Мы жили буквально в десяти минутах пешего ходу от моего рая… И много лет спустя знаменитые Кижи не произвели на меня того убойного впечатления, какое производят на любого человека, ибо в детстве я рос под сенью застывшего деревянного кружева Летнего театра, вблизи ажурного вихря его тюлевой красоты…
Каждое появление там – как вступление армии-победительницы в завоёванный город. Праздник, фанфары, предвкушение удовольствий, порой запретных! Мы с дедом ступали в глубокие-высокие ворота-башню – сказочный терем с полукруглой аркой и четырёхгранной остроконечной башней с флагштоком… а выныривали уже в другом мире.

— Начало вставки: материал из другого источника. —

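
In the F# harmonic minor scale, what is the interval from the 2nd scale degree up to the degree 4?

Spelling the F# harmonic minor scale: F# G# A B C# D E#.
2nd scale degree = G#; scale degree 4 = B.
G# up to B is 3 semitones, a half step narrower than a major third, so the interval is minor.

minor 3rd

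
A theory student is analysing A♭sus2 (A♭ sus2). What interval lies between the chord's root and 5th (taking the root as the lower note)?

Spelling the chord: A♭ B♭ E♭.
So we need the interval from A♭ up to E♭.
A♭ up to E♭ spans 5 letter names and 7 semitones — a perfect fifth.

P5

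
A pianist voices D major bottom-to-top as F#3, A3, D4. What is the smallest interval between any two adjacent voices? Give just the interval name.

Adjacent intervals: F#3→A3 = minor third; A3→D4 = perfect fourth.
The smallest is F#3 to A3, a minor third (3 semitones).

minor third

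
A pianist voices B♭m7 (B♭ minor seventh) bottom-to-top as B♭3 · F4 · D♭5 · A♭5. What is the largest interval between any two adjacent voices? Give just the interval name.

minor sixth

Adjacent intervals: B♭3→F4 = perfect fifth; F4→D♭5 = minor sixth; D♭5→A♭5 = perfect fifth.
The largest is F4 to D♭5, a minor sixth (8 semitones).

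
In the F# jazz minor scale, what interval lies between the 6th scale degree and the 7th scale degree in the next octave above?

M9

F# melodic minor: F# G# A B C# D# E#.
6th scale degree = D#; 7th degree (up an octave) = E#.
From D# to E# is 14 semitones, exactly the major ninth.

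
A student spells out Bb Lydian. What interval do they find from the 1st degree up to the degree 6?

major 6th

The scale runs Bb C D E F G A.
That puts Bb below G.
Counting 6 letters and 9 half steps from Bb gives a major sixth.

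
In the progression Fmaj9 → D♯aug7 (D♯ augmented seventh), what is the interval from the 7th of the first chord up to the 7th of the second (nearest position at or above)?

major sixth

The 7th of Fmaj9 is E; the 7th of D♯aug7 (D♯ augmented seventh) is C♯.
Counting 6 letters and 9 half steps from E gives a major sixth.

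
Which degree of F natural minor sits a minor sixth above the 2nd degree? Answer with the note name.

The scale is F G Ab Bb C Db Eb.
The 2nd degree is G; a minor sixth above that is Eb — scale degree 7.

Eb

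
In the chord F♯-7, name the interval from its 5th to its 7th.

Spelling the chord: F♯-A-C♯-E.
5th = C♯; 7th = E.
3 letter names make it a third; at 3 semitones (a half step narrower than major) the quality is minor.

minor third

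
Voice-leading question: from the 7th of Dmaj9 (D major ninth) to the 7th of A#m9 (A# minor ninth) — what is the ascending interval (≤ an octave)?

The 7th of Dmaj9 (D major ninth) is C#; the 7th of A#m9 (A# minor ninth) is G#.
From C# to G# is 7 semitones, exactly the perfect fifth.

perfect fifth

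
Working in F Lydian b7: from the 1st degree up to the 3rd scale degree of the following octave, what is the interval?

major tenth

Spelling F Lydian b7: F G A B C D Eb.
That puts F below A.
F up to A spans 10 letter names and 16 semitones — a major tenth.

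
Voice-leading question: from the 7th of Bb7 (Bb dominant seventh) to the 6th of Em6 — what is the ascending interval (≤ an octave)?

The 7th of Bb7 (Bb dominant seventh) is Ab; the 6th of Em6 is C#.
From Ab to C#: 5 semitones over a third = augmented.

augmented 3rd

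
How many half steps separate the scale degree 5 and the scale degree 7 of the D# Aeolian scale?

3

The scale is D# E# F# G# A# B C#.
A# up to C# is a minor third — 3 semitones.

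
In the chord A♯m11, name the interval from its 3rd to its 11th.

A♯m11: A♯–C♯–E♯–G♯–B♯–D♯.
So we need the interval from C♯ up to D♯.
From C♯ to D♯ is 14 semitones, exactly the major ninth.

major 9th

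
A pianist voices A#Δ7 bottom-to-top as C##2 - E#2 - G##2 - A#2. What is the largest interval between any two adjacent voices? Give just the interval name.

major 3rd

Adjacent intervals: C##2→E#2 = minor third; E#2→G##2 = major third; G##2→A#2 = minor second.
The largest is E#2 to G##2, a major third (4 semitones).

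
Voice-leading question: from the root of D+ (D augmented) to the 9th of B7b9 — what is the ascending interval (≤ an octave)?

minor seventh

D+ (D augmented) has D as its root, and B7b9 has C as its 9th.
D up to C is 10 semitones, a half step narrower than a major seventh, so the interval is minor.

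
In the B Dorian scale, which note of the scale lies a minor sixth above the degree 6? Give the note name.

E

The scale is B C# D E F# G# A.
The degree 6 is G#; a minor sixth above that is E — scale degree 4.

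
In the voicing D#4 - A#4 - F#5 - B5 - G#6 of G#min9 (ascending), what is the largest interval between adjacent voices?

Adjacent intervals: D#4→A#4 = perfect fifth; A#4→F#5 = minor sixth; F#5→B5 = perfect fourth; B5→G#6 = major sixth.
The largest is B5 to G#6, a major sixth (9 semitones).

major 6th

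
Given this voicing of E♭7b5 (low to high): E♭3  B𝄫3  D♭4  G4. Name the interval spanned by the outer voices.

The outer voices are E♭3 and G4.
E♭ up to G spans 10 letter names and 16 semitones — a major tenth.

major tenth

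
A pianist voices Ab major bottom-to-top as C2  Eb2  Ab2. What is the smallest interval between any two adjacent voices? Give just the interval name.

Adjacent intervals: C2→Eb2 = minor third; Eb2→Ab2 = perfect fourth.
The smallest is C2 to Eb2, a minor third (3 semitones).

minor third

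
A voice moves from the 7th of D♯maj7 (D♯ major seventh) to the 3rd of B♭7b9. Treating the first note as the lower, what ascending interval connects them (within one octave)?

diminished 2nd

The 7th of D♯maj7 (D♯ major seventh) is C𝄪; the 3rd of B♭7b9 is D.
From C𝄪 to D: 0 semitones over a second = diminished.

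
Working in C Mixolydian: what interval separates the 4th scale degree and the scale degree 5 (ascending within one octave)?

major second

The scale runs C D E F G A B♭.
That puts F below G.
F up to G spans 2 letter names and 2 semitones — a major second.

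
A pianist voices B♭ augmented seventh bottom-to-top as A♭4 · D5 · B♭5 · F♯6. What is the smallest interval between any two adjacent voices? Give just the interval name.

augmented fourth

Adjacent intervals: A♭4→D5 = augmented fourth; D5→B♭5 = minor sixth; B♭5→F♯6 = augmented fifth.
The smallest is A♭4 to D5, an augmented fourth (6 semitones).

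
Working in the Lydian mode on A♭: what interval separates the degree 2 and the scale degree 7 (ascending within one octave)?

major 6th

The scale runs A♭ B♭ C D E♭ F G.
The degree 2 is B♭ and the 7th degree is G.
Counting 6 letters and 9 half steps from B♭ gives a major sixth.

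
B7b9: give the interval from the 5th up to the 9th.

diminished fifth

The chord tones of B7b9 (B dominant seventh flat nine) are B D# F# A C.
That puts F# below C.
From F# to C: 6 semitones over a fifth = diminished.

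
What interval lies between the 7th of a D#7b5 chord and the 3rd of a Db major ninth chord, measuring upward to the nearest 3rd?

d4

The 7th of D#7b5 is C#; the 3rd of Db major ninth is F.
4 letter names make it a fourth; at 4 semitones (a half step narrower than perfect) the quality is diminished.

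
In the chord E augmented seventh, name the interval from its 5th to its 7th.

Eaug7 (E augmented seventh) is spelled E-G#-B#-D.
The 5th is B# and the 7th is D.
B# up to D is 2 semitones, a whole step narrower than a major third, so the interval is diminished.

d3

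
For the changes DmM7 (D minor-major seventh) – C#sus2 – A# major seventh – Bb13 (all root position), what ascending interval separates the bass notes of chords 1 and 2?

major seventh

The roots are D and C#.
D up to C# spans 7 letter names and 11 semitones — a major seventh.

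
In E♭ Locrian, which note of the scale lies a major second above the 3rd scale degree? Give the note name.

Ab

The scale is E♭ F♭ G♭ A♭ B𝄫 C♭ D♭.
The 3rd scale degree is G♭; a major second above that is A♭ — scale degree 4.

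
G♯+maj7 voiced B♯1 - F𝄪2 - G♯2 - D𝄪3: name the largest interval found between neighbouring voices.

augmented fifth

Adjacent intervals: B♯1→F𝄪2 = perfect fifth; F𝄪2→G♯2 = minor second; G♯2→D𝄪3 = augmented fifth.
The largest is G♯2 to D𝄪3, an augmented fifth (8 semitones).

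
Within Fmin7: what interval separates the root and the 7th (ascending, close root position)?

The chord tones of Fmin7 (F minor seventh) are F–Ab–C–Eb.
So we need the interval from F up to Eb.
F up to Eb is 10 semitones, a half step narrower than a major seventh, so the interval is minor.

minor 7th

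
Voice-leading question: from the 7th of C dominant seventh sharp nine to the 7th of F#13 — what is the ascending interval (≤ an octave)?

C dominant seventh sharp nine has Bb as its 7th, and F#13 has E as its 7th.
4 letter names make it a fourth; at 6 semitones (a half step wider than perfect) the quality is augmented.

augmented fourth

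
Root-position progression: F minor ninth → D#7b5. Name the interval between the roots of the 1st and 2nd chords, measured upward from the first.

The roots are F and D#.
F up to D# is 10 semitones, a half step wider than a major sixth, so the interval is augmented.

augmented sixth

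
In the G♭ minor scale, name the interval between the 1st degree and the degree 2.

major 2nd

The scale runs G♭ A♭ B𝄫 C♭ D♭ E𝄫 F♭.
So we need the interval from G♭ up to A♭.
From G♭ to A♭ is 2 semitones, exactly the major second.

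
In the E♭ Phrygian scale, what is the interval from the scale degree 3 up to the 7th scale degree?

E♭ phrygian: E♭ F♭ G♭ A♭ B♭ C♭ D♭.
Scale degree 3 = G♭; scale degree 7 = D♭.
Counting 5 letters and 7 half steps from G♭ gives a perfect fifth.

perfect 5th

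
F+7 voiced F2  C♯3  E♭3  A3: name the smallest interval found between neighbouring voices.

Adjacent intervals: F2→C♯3 = augmented fifth; C♯3→E♭3 = diminished third; E♭3→A3 = augmented fourth.
The smallest is C♯3 to E♭3, a diminished third (2 semitones).

d3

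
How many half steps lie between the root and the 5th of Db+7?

Db augmented seventh: Db-F-A-Cb.
Db to A is an augmented fifth: 8 semitones.

8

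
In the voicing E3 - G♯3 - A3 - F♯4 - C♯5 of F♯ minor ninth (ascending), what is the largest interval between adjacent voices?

Adjacent intervals: E3→G♯3 = major third; G♯3→A3 = minor second; A3→F♯4 = major sixth; F♯4→C♯5 = perfect fifth.
The largest is A3 to F♯4, a major sixth (9 semitones).

major sixth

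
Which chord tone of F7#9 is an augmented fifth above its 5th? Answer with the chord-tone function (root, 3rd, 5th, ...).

F dominant seventh sharp nine: F, A, C, E♭, G♯.
The 5th is C. An augmented fifth above C is G♯.
G♯ is the chord's 9th.

9th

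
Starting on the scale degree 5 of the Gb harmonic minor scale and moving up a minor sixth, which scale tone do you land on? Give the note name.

The scale is Gb Ab Bbb Cb Db Ebb F.
The scale degree 5 is Db; a minor sixth above that is Bbb — scale degree 3.

Bbb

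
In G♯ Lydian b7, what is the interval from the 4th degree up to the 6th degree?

Spelling G♯ Lydian b7: G♯ A♯ B♯ C𝄪 D♯ E♯ F♯.
The 4th degree is C𝄪 and the 6th scale degree is E♯.
3 letter names make it a third; at 3 semitones (a half step narrower than major) the quality is minor.

minor 3rd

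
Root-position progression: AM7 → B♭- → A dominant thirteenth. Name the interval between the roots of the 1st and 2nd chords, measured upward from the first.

minor second

The roots are A and B♭.
From A to B♭: 1 semitone over a second = minor.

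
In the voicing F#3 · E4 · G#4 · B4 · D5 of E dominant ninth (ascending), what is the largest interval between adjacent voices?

Adjacent intervals: F#3→E4 = minor seventh; E4→G#4 = major third; G#4→B4 = minor third; B4→D5 = minor third.
The largest is F#3 to E4, a minor seventh (10 semitones).

minor seventh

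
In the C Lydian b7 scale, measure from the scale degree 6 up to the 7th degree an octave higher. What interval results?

The scale runs C D E F# G A Bb.
So we need the interval from A up to Bb.
A up to Bb is 13 semitones, a half step narrower than a major ninth, so the interval is minor.

minor ninth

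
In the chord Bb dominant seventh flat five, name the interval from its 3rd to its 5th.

diminished third

Spelling the chord: Bb D Fb Ab.
The 3rd is D and the 5th is Fb.
3 letter names make it a third; at 2 semitones (a whole step narrower than major) the quality is diminished.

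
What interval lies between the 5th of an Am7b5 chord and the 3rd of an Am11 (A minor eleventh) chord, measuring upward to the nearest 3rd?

M6

Am7b5 has Eb as its 5th, and Am11 (A minor eleventh) has C as its 3rd.
Eb up to C spans 6 letter names and 9 semitones — a major sixth.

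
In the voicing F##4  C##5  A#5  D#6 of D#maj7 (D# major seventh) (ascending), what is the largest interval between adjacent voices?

Adjacent intervals: F##4→C##5 = perfect fifth; C##5→A#5 = minor sixth; A#5→D#6 = perfect fourth.
The largest is C##5 to A#5, a minor sixth (8 semitones).

minor 6th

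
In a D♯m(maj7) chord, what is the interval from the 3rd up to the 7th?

augmented fifth

D♯m(maj7) (D♯ minor-major seventh): D♯ F♯ A♯ C𝄪.
3rd = F♯; 7th = C𝄪.
5 letter names make it a fifth; at 8 semitones (a half step wider than perfect) the quality is augmented.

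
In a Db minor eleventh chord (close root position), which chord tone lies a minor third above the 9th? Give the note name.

Gb

Dbm11: Db-Fb-Ab-Cb-Eb-Gb.
The 9th is Eb. A minor third above Eb is Gb.
Gb is the chord's 11th.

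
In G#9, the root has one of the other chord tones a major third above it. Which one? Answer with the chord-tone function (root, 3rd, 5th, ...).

3rd

Spelling the chord: G#-B#-D#-F#-A#.
The root is G#. A major third above G# is B#.
B# is the chord's 3rd.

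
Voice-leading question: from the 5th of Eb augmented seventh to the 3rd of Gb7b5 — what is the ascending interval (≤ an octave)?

Eb augmented seventh has B as its 5th, and Gb7b5 has Bb as its 3rd.
8 letter names make it an octave; at 11 semitones (a half step narrower than perfect) the quality is diminished.

diminished octave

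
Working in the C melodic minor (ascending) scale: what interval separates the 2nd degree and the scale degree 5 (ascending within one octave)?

Spelling the C melodic minor (ascending) scale: C D Eb F G A B.
That puts D below G.
From D to G is 5 semitones, exactly the perfect fourth.

perfect fourth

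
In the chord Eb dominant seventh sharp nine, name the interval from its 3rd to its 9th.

major seventh

Eb dominant seventh sharp nine: Eb–G–Bb–Db–F#.
That puts G below F#.
G up to F# spans 7 letter names and 11 semitones — a major seventh.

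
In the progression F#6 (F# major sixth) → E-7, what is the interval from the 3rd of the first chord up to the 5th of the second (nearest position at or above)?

The 3rd of F#6 (F# major sixth) is A#; the 5th of E-7 is B.
From A# to B: 1 semitone over a second = minor.

minor second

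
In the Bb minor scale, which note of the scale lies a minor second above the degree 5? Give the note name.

Gb

The scale is Bb C Db Eb F Gb Ab.
The degree 5 is F; a minor second above that is Gb — scale degree 6.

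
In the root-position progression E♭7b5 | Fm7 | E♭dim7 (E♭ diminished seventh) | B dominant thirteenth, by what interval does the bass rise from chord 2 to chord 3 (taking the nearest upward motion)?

The roots are F and E♭.
7 letter names make it a seventh; at 10 semitones (a half step narrower than major) the quality is minor.

minor seventh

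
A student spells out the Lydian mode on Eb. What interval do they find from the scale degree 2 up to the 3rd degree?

M2

Spelling the Lydian mode on Eb: Eb F G A Bb C D.
Scale degree 2 = F; scale degree 3 = G.
Counting 2 letters and 2 half steps from F gives a major second.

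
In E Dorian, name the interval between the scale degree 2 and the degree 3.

minor second

The scale runs E F♯ G A B C♯ D.
So we need the interval from F♯ up to G.
2 letter names make it a second; at 1 semitone (a half step narrower than major) the quality is minor.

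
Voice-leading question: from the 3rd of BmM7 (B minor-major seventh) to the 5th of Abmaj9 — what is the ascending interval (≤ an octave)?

BmM7 (B minor-major seventh) has D as its 3rd, and Abmaj9 has Eb as its 5th.
From D to Eb: 1 semitone over a second = minor.

minor second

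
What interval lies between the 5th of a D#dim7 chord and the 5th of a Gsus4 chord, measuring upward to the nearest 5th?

The 5th of D#dim7 is A; the 5th of Gsus4 is D.
Counting 4 letters and 5 half steps from A gives a perfect fourth.

perfect fourth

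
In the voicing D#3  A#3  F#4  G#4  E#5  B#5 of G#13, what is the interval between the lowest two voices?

Those voices are D#3 and A#3.
Counting 5 letters and 7 half steps from D# gives a perfect fifth.

P5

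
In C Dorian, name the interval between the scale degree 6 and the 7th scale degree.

C dorian: C D Eb F G A Bb.
The scale degree 6 is A and the degree 7 is Bb.
From A to Bb: 1 semitone over a second = minor.

minor 2nd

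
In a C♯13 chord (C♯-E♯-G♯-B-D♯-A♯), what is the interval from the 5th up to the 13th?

5th = G♯; 13th = A♯.
From G♯ to A♯ is 14 semitones, exactly the major ninth.

M9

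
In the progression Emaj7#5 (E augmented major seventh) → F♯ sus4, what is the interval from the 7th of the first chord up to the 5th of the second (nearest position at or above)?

The 7th of Emaj7#5 (E augmented major seventh) is D♯; the 5th of F♯ sus4 is C♯.
D♯ up to C♯ is 10 semitones, a half step narrower than a major seventh, so the interval is minor.

minor seventh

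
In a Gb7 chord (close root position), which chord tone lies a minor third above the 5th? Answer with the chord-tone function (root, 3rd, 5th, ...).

7th

Gb7: Gb–Bb–Db–Fb.
The 5th is Db. A minor third above Db is Fb.
Fb is the chord's 7th.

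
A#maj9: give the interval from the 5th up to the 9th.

P5

A#maj9: A#, C##, E#, G##, B#.
So we need the interval from E# up to B#.
Counting 5 letters and 7 half steps from E# gives a perfect fifth.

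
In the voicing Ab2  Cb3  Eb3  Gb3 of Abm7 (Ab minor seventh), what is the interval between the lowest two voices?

minor third

Those voices are Ab2 and Cb3.
Ab up to Cb is 3 semitones, a half step narrower than a major third, so the interval is minor.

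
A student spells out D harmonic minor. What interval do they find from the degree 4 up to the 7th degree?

augmented 4th

D harmonic minor: D E F G A Bb C#.
Degree 4 = G; 7th degree = C#.
4 letter names make it a fourth; at 6 semitones (a half step wider than perfect) the quality is augmented.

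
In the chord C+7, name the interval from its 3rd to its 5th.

C+7 is spelled C, E, G#, Bb.
3rd = E; 5th = G#.
Counting 3 letters and 4 half steps from E gives a major third.

major third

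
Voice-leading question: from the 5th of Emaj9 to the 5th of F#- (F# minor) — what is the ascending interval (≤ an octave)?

major second

Emaj9 has B as its 5th, and F#- (F# minor) has C# as its 5th.
From B to C# is 2 semitones, exactly the major second.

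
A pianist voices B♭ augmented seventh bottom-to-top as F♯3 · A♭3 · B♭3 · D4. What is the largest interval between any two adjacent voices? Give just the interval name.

Adjacent intervals: F♯3→A♭3 = diminished third; A♭3→B♭3 = major second; B♭3→D4 = major third.
The largest is B♭3 to D4, a major third (4 semitones).

major third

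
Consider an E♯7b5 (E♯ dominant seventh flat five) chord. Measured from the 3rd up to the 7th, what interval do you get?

diminished fifth

The chord tones of E♯ dominant seventh flat five are E♯, G𝄪, B, D♯.
So we need the interval from G𝄪 up to D♯.
5 letter names make it a fifth; at 6 semitones (a half step narrower than perfect) the quality is diminished.
This 3–7 tritone is the characteristic tension at the heart of the dominant sound.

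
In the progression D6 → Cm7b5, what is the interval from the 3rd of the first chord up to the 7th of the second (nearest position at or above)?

diminished fourth

The 3rd of D6 is F♯; the 7th of Cm7b5 is B♭.
From F♯ to B♭: 4 semitones over a fourth = diminished.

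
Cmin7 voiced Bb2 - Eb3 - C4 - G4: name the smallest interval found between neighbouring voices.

Adjacent intervals: Bb2→Eb3 = perfect fourth; Eb3→C4 = major sixth; C4→G4 = perfect fifth.
The smallest is Bb2 to Eb3, a perfect fourth (5 semitones).

P4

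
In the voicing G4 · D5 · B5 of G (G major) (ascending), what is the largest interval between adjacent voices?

M6

Adjacent intervals: G4→D5 = perfect fifth; D5→B5 = major sixth.
The largest is D5 to B5, a major sixth (9 semitones).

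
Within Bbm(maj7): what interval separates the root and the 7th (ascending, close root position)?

M7

Bbm(maj7) (Bb minor-major seventh) is spelled Bb–Db–F–A.
Root = Bb; 7th = A.
Counting 7 letters and 11 half steps from Bb gives a major seventh.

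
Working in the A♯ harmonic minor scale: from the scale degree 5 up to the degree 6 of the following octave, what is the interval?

m9

The scale runs A♯ B♯ C♯ D♯ E♯ F♯ G𝄪.
That puts E♯ below F♯.
From E♯ to F♯: 13 semitones over a ninth = minor.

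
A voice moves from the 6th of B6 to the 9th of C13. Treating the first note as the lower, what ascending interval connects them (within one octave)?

The 6th of B6 is G♯; the 9th of C13 is D.
G♯ up to D is 6 semitones, a half step narrower than a perfect fifth, so the interval is diminished.

d5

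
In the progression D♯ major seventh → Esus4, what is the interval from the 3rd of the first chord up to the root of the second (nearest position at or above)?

D♯ major seventh has F𝄪 as its 3rd, and Esus4 has E as its root.
F𝄪 up to E is 9 semitones, a whole step narrower than a major seventh, so the interval is diminished.

d7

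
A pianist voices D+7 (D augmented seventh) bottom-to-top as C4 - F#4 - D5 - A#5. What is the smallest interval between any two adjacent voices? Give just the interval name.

Adjacent intervals: C4→F#4 = augmented fourth; F#4→D5 = minor sixth; D5→A#5 = augmented fifth.
The smallest is C4 to F#4, an augmented fourth (6 semitones).

augmented 4th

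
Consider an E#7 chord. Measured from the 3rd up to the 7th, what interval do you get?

The chord tones of E# dominant seventh are E# G## B# D#.
3rd = G##; 7th = D#.
From G## to D#: 6 semitones over a fifth = diminished.

diminished fifth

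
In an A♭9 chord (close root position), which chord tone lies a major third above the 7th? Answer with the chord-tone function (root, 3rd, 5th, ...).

9th

A♭9 is spelled A♭ C E♭ G♭ B♭.
The 7th is G♭. A major third above G♭ is B♭.
B♭ is the chord's 9th.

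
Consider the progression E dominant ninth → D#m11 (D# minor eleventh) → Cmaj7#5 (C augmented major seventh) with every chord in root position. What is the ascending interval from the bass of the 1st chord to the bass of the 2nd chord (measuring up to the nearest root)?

major seventh

The roots are E and D#.
From E to D# is 11 semitones, exactly the major seventh.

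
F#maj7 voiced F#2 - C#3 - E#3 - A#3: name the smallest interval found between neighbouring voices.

major third

Adjacent intervals: F#2→C#3 = perfect fifth; C#3→E#3 = major third; E#3→A#3 = perfect fourth.
The smallest is C#3 to E#3, a major third (4 semitones).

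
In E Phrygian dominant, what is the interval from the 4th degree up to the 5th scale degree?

major 2nd

Spelling E Phrygian dominant: E F G# A B C D.
So we need the interval from A up to B.
Counting 2 letters and 2 half steps from A gives a major second.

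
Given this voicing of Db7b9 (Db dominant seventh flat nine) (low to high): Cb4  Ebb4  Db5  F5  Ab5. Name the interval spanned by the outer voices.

M13

The outer voices are Cb4 and Ab5.
From Cb to Ab is 21 semitones, exactly the major thirteenth.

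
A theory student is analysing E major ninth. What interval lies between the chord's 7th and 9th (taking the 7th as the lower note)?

The chord tones of Emaj9 are E–G#–B–D#–F#.
That puts D# below F#.
3 letter names make it a third; at 3 semitones (a half step narrower than major) the quality is minor.

minor third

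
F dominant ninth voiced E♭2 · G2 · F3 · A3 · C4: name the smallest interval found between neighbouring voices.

minor 3rd

Adjacent intervals: E♭2→G2 = major third; G2→F3 = minor seventh; F3→A3 = major third; A3→C4 = minor third.
The smallest is A3 to C4, a minor third (3 semitones).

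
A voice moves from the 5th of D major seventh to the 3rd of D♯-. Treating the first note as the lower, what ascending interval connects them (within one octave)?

D major seventh has A as its 5th, and D♯- has F♯ as its 3rd.
Counting 6 letters and 9 half steps from A gives a major sixth.

major sixth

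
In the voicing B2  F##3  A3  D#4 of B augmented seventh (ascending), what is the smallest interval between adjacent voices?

Adjacent intervals: B2→F##3 = augmented fifth; F##3→A3 = diminished third; A3→D#4 = augmented fourth.
The smallest is F##3 to A3, a diminished third (2 semitones).

diminished third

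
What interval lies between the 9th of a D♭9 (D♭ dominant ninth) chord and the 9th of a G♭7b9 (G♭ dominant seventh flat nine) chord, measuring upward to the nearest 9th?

diminished 4th

D♭9 (D♭ dominant ninth) has E♭ as its 9th, and G♭7b9 (G♭ dominant seventh flat nine) has A𝄫 as its 9th.
E♭ up to A𝄫 is 4 semitones, a half step narrower than a perfect fourth, so the interval is diminished.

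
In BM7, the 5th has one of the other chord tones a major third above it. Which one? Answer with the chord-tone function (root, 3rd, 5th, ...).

Bmaj7: B-D#-F#-A#.
The 5th is F#. A major third above F# is A#.
A# is the chord's 7th.

7th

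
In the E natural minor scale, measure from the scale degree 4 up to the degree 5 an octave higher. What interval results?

E natural minor: E F# G A B C D.
That puts A below B.
A up to B spans 9 letter names and 14 semitones — a major ninth.

major 9th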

Сразу за воротами вдаль убегала широкая и длинная аллея, усаженная старыми раскидистыми тополями. Это было царство зеленовато-узорчатого света, с беспрестанной игрой солнечных зайчиков над клумбами, пестрящими бархатцами, анютиными глазками, флоксами и пионами.
Тут же, у ворот, дед покупал у «мороженной тётки» и вручал мне бумажный стаканчик с плоской деревянной лопаткой, всаженной в сливочный холм. В руке стаканчик нагревался, мороженный холм оседал, я нетерпеливо подгонял это таяние ледника, ибо сладкая жижа на дне картонки была самым восхитительным лакомством; я просто выпивал её, щеголяя потом сливочными гусарскими усами, пока дед, настигнув мою увёртливую педальную машинку, не вытирал эти сохлые усы своим носовым платком.
В другом киоске продавались «витые» – астраханские недопончики («Мне три витых, пожалуйста!») – не круглые, с дырочкой, а полукруглые, обсыпанные сахарной пудрой, очень вкусные, пока горячие.
А колесо обозрения! Раз двести мы с дедом взмывали над городом, и всякий раз он говорил мне: «Видишь наш дом?», и я в диком восторге кричал: «Да!!! Да!!!» – хотя никогда не мог его разглядеть.
Аттракцион «Самолёт», висевший на железных шестах между гигантскими опорами, был недостижимой мечтой: дед раз и навсегда запретил «вегтеться, как идиот, вниз мозгом!». «Так космонавты тренируются! – кричал я в слезах. – Они что, тоже идиоты?!» «Вполне допускаю», – невозмутимо парировал мой противный дед.
Надо отдать ему справедливость: это было действительно опасное испытание. Два человека садились в самолёт. Пропеллер начинал крутиться, надсадно скрежетать, перекрывая остальные звуки парка, самолёт раскачивался взад-вперёд, постепенно увеличивая амплитуду… И вдруг совершал полный круг, петлю Нестерова! И ещё раз! И ещё!!! Дух захватывало! Я отказывался уходить, расставленными ногами, как баран, упираясь в землю, неотрывно глядя на отважных покорителей безумного аттракциона. Дед дёргал меня за руку и говорил: «Вон, видел – лужа на земле? Это их мозг чегез уши вытек…»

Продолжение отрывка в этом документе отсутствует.